Aprimo itself has a Software Artistry legacy, being co-founded by former Software Artistry Marketing Director Bill Godfrey. Even before the Aprimo sale, Godfrey had been an angel investor, through the local tech investment fund HALO Capital Group. HALO has put money into Indiana tech companies including Nico Corp., WebLink International and PolicyStat.

“It gets back to some of the early successes we had in the tech sector,” said Jim Jay, president of TechPoint.

Jay said the local IT industry “certainly has not withered away on the vine. It has continued to grow,” such that even he now has a hard time tracking newcomers.

Begetting begins

But that list of central Indiana IT companies was short in 1988, when Brown and entrepreneur Joe Adams sold their first software company, American Financial Resources, to Texas-based Electronic Data Systems for $850,000. AFS made financing software for car dealers.

Brown started the company in 1985, while still in medical school and when the Apple IIe had just come out.

“I had fully planned I’d be a medical researcher,” he said. “But the software thing just kind of took off.”

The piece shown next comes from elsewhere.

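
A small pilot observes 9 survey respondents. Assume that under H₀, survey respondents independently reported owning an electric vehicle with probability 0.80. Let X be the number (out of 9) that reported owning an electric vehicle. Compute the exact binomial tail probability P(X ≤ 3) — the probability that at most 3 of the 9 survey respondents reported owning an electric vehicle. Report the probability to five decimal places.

P = 0.00307

X ~ Binomial(n=9, p=0.80).
P(X ≤ 3) = C(9,0)·0.80^0·0.20^9 + C(9,1)·0.80^1·0.20^8 + C(9,2)·0.80^2·0.20^7 + C(9,3)·0.80^3·0.20^6.
= 0.000001 + 0.000018 + 0.000295 + 0.002753 = 0.00307.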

Given that he and Adams had just created a company and sold it to no less than a technology giant, they were bit cocky when they launched Software Artistry with nary a market identified.

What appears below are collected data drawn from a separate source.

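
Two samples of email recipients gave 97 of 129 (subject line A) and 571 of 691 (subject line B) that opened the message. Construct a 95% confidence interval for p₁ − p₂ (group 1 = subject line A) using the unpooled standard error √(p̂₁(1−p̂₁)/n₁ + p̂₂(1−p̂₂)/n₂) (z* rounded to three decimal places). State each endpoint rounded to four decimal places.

(-0.1541, 0.0053)

p̂₁ = 0.75194, p̂₂ = 0.82634, so the observed difference is -0.07440.
Unpooled SE = √(p̂₁(1−p̂₁)/n₁ + p̂₂(1−p̂₂)/n₂) = √(0.001445948 + 0.000207675) = 0.040665.
For 95% confidence, z* = 1.960. Margin of error = 0.07970.
CI: -0.07440 ± 0.07970 = (-0.1541, 0.0053).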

“People were just going to flock to us,” Brown recalled thinking, “and life was going to be wonderful.”

Not at first. They didn’t even know what type of software would be lucrative. Initially, they produced a library of data structures that programmers could use to make their lives easier. They soon realized the money to be made wasn’t in programming tools but in tools for enterprises—especially for the corporate help desk.

They knocked on the door of local venture capital firm CID Equity Partners. One of the principals, Bob Compton, bought into their strategy. But others in CID essentially said, “These guys are clueless,” Brown recalled.

Compton, fortunately, stuck by Brown and Adams, ultimately creating one of CID’s best investments. Soon, Software Artistry signed up big companies such as UPS and Bank of America.

“It was clear we needed experienced management,” Brown said. So in 1991, Software Artistry and its investors recruited Webber from Pansophic.

Brown left Software Artistry in 1994 to start Interactive Intelligence to focus on a subset of help-desk software that integrates to phone and computer systems.

Interactive Intelligence took off. It hired away some of Software Artistry’s people. Software Artistry filed a lawsuit.

“It led to tension with Scott [Webber],” Brown recalled. He thought I was raiding the place.”

Eventually, Brown’s Interactive Intelligence went public.

“It’s interesting to think back,” Godfrey, the former Software Artistry exec who co-founded Aprimo, said earlier this year. “I’m always amazed at how this family tree of high tech companies continues to branch out.”

Who’s next?

Last year’s sale of Aprimo has yet to beget a string of new tech upstarts. Godfrey said even before the deal was signed, however, some of his employees left to start or manage new tech firms here such as PolicyStat and Jesubi LLC.

But Aprimo sale proceeds are floating around out there. Based on his stock holdings at the time, Godfrey aimed to collect at least $30 million from the sale of Aprimo to Teradata.

Twenty-three Aprimo employees and investors each received at least $1 million in proceeds, Godfrey said early this year.

Hill sees the cycle coming around again.

ExactTarget this month renewed plans for an initial public stock offering. And Angie’s List, which increasingly is becoming a tech-like company, recently launched its IPO. Hill wonders whether these could soon generate wealth for insiders that could be plied into new ventures.

“We have two of them on the brink of [more] wealth creation,” Hill said.

And look at smaller and midsize companies in the area such as Scale Computing or Hills’ BlueLock.

BlueLock, for example, is led by Christopher Clapp, who helped create Angel Learning Inc., which was sold in 2009 to Washington, D.C.-based Blackboard Inc. for $95 million.